B. Molecular Mechanisms in the Prefrontal Cortex

• Transcriptomic Specificity: Only ~7.5% of DEGs were shared between H-TST and H-FST models.
  • H-TST Signature: Enriched in immunity and inflammation pathways (suggesting a neuroinflammatory mechanism).
  • H-FST Signature: Enriched in cell signaling and neurotransmission pathways, specifically glutamate receptor signaling.
• Opposite E/I Imbalance:
  • H-TST: Increased VGLUT1 (excitatory) with stable VGAT $\rightarrow$ Excitatory bias.
  • H-FST: Decreased VGLUT1 and increased VGAT $\rightarrow$ Inhibitory bias.
  • Conclusion: The two models represent opposite ends of the excitatory/inhibitory synaptic spectrum.

C. Translational Biomarkers

• Anxiety Subtyping: A signature of 155 downregulated genes was identified in both H-TST mice and human MDD patients with comorbid GAD (anxious depression).
• Treatment Prediction: Using a duloxetine clinical trial cohort (GSE146446), the study identified specific biomarkers predicting response:
  • Responders: Showed baseline differences in AKAP13, CLCN7, and P4HB (genes associated with the H-FST/non-anxious profile). These genes increased in expression after treatment in responders.
  • Non-Responders: Showed baseline overexpression of FBLN1 (associated with the H-TST/anxious profile).
  • Significance: These genes serve as potential biomarkers to stratify patients likely to respond to SSRIs (like duloxetine) versus those who may require alternative mechanisms (e.g., glutamatergic agents).
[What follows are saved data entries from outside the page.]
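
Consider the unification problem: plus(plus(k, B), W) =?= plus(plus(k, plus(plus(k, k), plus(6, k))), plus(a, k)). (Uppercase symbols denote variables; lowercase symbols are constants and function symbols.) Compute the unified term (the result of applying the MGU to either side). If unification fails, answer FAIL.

Decompose plus/2: plus(k, B) =?= plus(k, plus(plus(k, k), plus(6, k))),  W =?= plus(a, k).
Decompose plus/2: k =?= k,  B =?= plus(plus(k, k), plus(6, k)).
Delete trivial equation k =?= k.
Bind B := plus(plus(k, k), plus(6, k)); no other remaining equation mentions B.
Bind W := plus(a, k).
Applying the MGU to either side gives plus(plus(k, plus(plus(k, k), plus(6, k))), plus(a, k)).

plus(plus(k, plus(plus(k, k), plus(6, k))), plus(a, k))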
4. Significance and Impact

• Modeling Heterogeneity: The study successfully demonstrates that bidirectional selection based on different stress tests (FST vs. TST) generates distinct polygenic models that mimic specific human MDD subtypes (anxious/anhedonic vs. non-anxious).
• Mechanistic Insight: It links specific molecular pathways (neuroinflammation vs. neurotransmission) and synaptic imbalances (E/I ratio) to differential drug responses, supporting the "excitatory/inhibitory imbalance" hypothesis in depression.
• Precision Psychiatry: The identification of a gene-expression signature (AKAP13, CLCN7, P4HB, FBLN1) that predicts duloxetine response in women offers a potential translational tool for patient stratification. This moves the field toward precision medicine, where treatment selection is guided by biological markers rather than trial-and-error.
• Therapeutic Implications: The findings suggest that patients with an "excitatory bias" (similar to H-TST) may benefit from glutamatergic modulators (e.g., ketamine, mGluR antagonists), while those with an "inhibitory bias" (similar to H-FST) may respond better to SSRIs.

In summary, this paper provides a robust framework for understanding the biological basis of antidepressant resistance and response by leveraging polygenic mouse models to bridge the gap between animal behavior and human clinical heterogeneity.